Si du point de vue économique, l’accord est entièrement néolibéral-sauvage (déficit zéro dans les retraites, flexibilité du travail, destruction des restes de l’Etat-providence) du point de vue politique il consacre le statut presque « semi-colonial » de la Grèce.

Le gouvernement de Tsipras fera approuver au Parlement grec certains points essentiels de l’accord avant mercredi, pour donner « confiance » à la Troïka, qui ne commencera qu’après à négocier vraiment le programme.

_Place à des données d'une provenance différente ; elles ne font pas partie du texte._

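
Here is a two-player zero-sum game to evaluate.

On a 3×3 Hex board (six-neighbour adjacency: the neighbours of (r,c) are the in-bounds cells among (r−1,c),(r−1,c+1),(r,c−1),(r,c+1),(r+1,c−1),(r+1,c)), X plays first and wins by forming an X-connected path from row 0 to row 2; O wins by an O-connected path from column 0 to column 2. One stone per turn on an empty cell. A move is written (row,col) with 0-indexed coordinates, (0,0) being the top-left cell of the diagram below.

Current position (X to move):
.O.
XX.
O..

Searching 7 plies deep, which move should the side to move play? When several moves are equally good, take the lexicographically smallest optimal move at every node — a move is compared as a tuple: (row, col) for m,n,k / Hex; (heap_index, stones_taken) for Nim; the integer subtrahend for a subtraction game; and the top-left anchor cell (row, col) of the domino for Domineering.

X's best at [.O./XX./O..]: (1,2)

ply 1, X at .O./XX./O.. | (0,0)=-1→XO./XX./O..; (0,2)=-1→.OX/XX./O..; (1,2)=+1→.O./XXX/O..*; (2,1)=+1→.O./XX./OX.; (2,2)=+1→.O./XX./O.X
ply 2, O at .O./XXX/O.. | (0,0)=-1→OO./XXX/O..*; (0,2)=-1→.OO/XXX/O..; (2,1)=-1→.O./XXX/OO.; (2,2)=-1→.O./XXX/O.O
ply 3, X at OO./XXX/O.. | (0,2)=+1→OOX/XXX/O..*; (2,1)=-1→OO./XXX/OX.; (2,2)=-1→OO./XXX/O.X
ply 4, O at OOX/XXX/O.. | (2,1)=-1→OOX/XXX/OO.*; (2,2)=-1→OOX/XXX/O.O
ply 5, X at OOX/XXX/OO. | (2,2)=+1→OOX/XXX/OOX*
ply 6: OOX/XXX/OOX is terminal -1 (O); from .O./XX./O.. depth 7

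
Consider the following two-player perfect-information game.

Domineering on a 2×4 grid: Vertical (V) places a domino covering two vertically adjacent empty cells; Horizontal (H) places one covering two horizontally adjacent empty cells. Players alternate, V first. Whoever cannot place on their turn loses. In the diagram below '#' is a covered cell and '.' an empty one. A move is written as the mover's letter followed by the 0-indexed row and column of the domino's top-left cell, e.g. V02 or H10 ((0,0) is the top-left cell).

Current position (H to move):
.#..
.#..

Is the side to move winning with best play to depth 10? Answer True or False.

H winning at [.#../.#..]: True

[.#../.#..] H move#1: H02:+1/.###/.#..*, H12:+1/.#../.###
[.###/.#..] V move#2: V00:-1/####/##..*
[####/##..] H move#3: H12:+1/####/####*
[####/####] end (terminal -1, V#4); searched .#../.#.. to 10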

C’est-à-dire que le résultat final peut être encore pire !

L’accord réaffirme que la Grèce sera encore sous la tutelle du FMI, et que la Troïka sera de retour pour « travailler sur le terrain » en Grèce, c’est-à-dire pour contrôler quotidiennement le gouvernement grec, qui sera dans les faits un gouvernement marionnette. Toute la législation déjà approuvée par Syriza qui irait contre l’accord doit être abrogée ; toute législation future doit être approuvée par la Troïka, même avant d’être présentée au Parlement.

Au sujet de la restructuration de la dette, le document explicite que la non-soutenabilité de celle-ci est le résultat des politiques de ces derniers mois (!), que l’Europe a déjà beaucoup fait pour soulager la dette grecque, et que l’Eurogroupe est « prêt à envisager, s’il est nécessaire, des possibles mesures supplémentaires», qui consisteraient en un allongement des délais de paiement. Toute réduction nominale de la dette est totalement exclue, et le gouvernement grec s’est engagé à « honorer ses obligations financières entièrement, en temps et en forme ».

Banqueroute du réformisme

C’est la preuve irréfutable de la banqueroute du réformisme, de l’impasse auquel la politique de la direction de Syriza, purement parlementaire, dans les limites du système capitaliste et plus particulièrement de l’Union européenne et l’euro, a conduit au peuple grec. Outre la trahison pure et simple de la volonté populaire exprimée le 5 juillet, l’accord a montré la limite insurmontable du réformisme et le caractère illusoire de sa volonté de « quitter l’austérité sans quitter l’euro ».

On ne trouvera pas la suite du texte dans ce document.